There are approaches that can use the a priori probabilities to estimate the exact class the sound belongs to. In other cases, nothing at all is known about the sound’s origins. How, then, should such a sound be classified? This is explored in Part 2. The Bayesian classifier, k-nearest-neighbor classifier, and others are introduced at this time, along with the problems of training, testing, and evaluation of the results. Chapter 5 concludes with several case studies.
Chapter 6 tackles the necessity of segmentation. Usually, real-life audio streams consist of sequences of different audio types, things like speech followed by music followed by more speech and so on. The goal here is to split the audio signal into homogeneous segments that can be analyzed separately. Various types of windowing may be used and classification may or may not be desirable.
In chapter 7, “Audio Alignment and Temporal Modeling,” the reader will discover dynamic time warping, hidden Markov modeling, the Viterbi algorithm, the Baum-Welch algorithm, and various training methods.
The chapters are each terminated by a set of exercises. Some of them will require a mathematical analysis. Others will be answered by a MATLAB program. This illustrates the strengths and weaknesses of the book. MATLAB is a very powerful programming system that is well suited for solving problems arising in this field. However, it is not as universally available as other systems such as Microsoft Visual Studio. If MATLAB is available to the reader, then go to it. MATLAB provides a suite of primitives that are eminently suitable for use in programs to solve problems in audio analysis. The MATLAB system is well worth the price for someone with a strong interest in the field.

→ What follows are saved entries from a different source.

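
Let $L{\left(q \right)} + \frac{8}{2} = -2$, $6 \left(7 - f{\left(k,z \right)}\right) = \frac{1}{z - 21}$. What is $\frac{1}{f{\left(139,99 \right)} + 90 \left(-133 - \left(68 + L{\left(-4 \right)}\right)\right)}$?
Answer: $- \frac{468}{8210125} \approx -5.7003 \cdot 10^{-5}$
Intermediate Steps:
$f{\left(k,z \right)} = 7 - \frac{1}{6 \left(-21 + z\right)}$ ($f{\left(k,z \right)} = 7 - \frac{1}{6 \left(z - 21\right)} = 7 - \frac{1}{6 \left(-21 + z\right)}$)
$L{\left(q \right)} = -6$ ($L{\left(q \right)} = -4 - 2 = -6$)
$\frac{1}{f{\left(139,99 \right)} + 90 \left(-133 - \left(68 + L{\left(-4 \right)}\right)\right)} = \frac{1}{\frac{-883 + 42 \cdot 99}{6 \left(-21 + 99\right)} + 90 \left(-133 - 62\right)} = \frac{1}{\frac{-883 + 4158}{6 \cdot 78} + 90 \left(-133 + \left(-68 + 6\right)\right)} = \frac{1}{\frac{1}{6} \cdot \frac{1}{78} \cdot 3275 + 90 \left(-133 - 62\right)} = \frac{1}{\frac{3275}{468} + 90 \left(-195\right)} = \frac{1}{\frac{3275}{468} - 17550} = \frac{1}{- \frac{8210125}{468}} = - \frac{468}{8210125}$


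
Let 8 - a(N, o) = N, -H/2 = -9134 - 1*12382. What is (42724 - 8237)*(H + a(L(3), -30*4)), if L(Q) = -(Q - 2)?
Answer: 1484354967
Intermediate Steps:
H = 43032 (H = -2*(-9134 - 1*12382) = -2*(-9134 - 12382) = -2*(-21516) = 43032)
L(Q) = 2 - Q (L(Q) = -(-2 + Q) = 2 - Q)
a(N, o) = 8 - N
(42724 - 8237)*(H + a(L(3), -30*4)) = (42724 - 8237)*(43032 + (8 - (2 - 1*3))) = 34487*(43032 + (8 - (2 - 3))) = 34487*(43032 + (8 - 1*(-1))) = 34487*(43032 + (8 + 1)) = 34487*(43032 + 9) = 34487*43041 = 1484354967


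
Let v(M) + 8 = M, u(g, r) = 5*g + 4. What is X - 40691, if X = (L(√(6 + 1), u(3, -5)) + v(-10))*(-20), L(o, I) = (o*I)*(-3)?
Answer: -40331 + 1140*√7 ≈ -37315.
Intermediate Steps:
u(g, r) = 4 + 5*g
L(o, I) = -3*I*o (L(o, I) = (I*o)*(-3) = -3*I*o)
v(M) = -8 + M
X = 360 + 1140*√7 (X = (-3*(4 + 5*3)*√(6 + 1) + (-8 - 10))*(-20) = (-3*(4 + 15)*√7 - 18)*(-20) = (-3*19*√7 - 18)*(-20) = (-57*√7 - 18)*(-20) = (-18 - 57*√7)*(-20) = 360 + 1140*√7 ≈ 3376.2)
X - 40691 = (360 + 1140*√7) - 40691 = -40331 + 1140*√7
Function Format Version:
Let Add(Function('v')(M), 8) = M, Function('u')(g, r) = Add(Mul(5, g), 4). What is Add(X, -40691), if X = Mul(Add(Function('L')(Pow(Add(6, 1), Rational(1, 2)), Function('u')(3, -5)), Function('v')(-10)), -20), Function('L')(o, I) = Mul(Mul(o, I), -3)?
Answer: Add(-40331, Mul(1140, Pow(7, Rational(1, 2)))) ≈ -37315.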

The reader should also note that a certain level of applied mathematics is required to do any serious work here. Thus, a working knowledge of complex variables and probability theory is required to really grasp the underlying concepts.
At less than 300 pages, the volume is relatively slender and is written in a sparse but graceful style, skillfully edited, and well bound. It is mostly suitable for the reader seriously interested in audio analysis who likes a mathematical programming approach to the subject.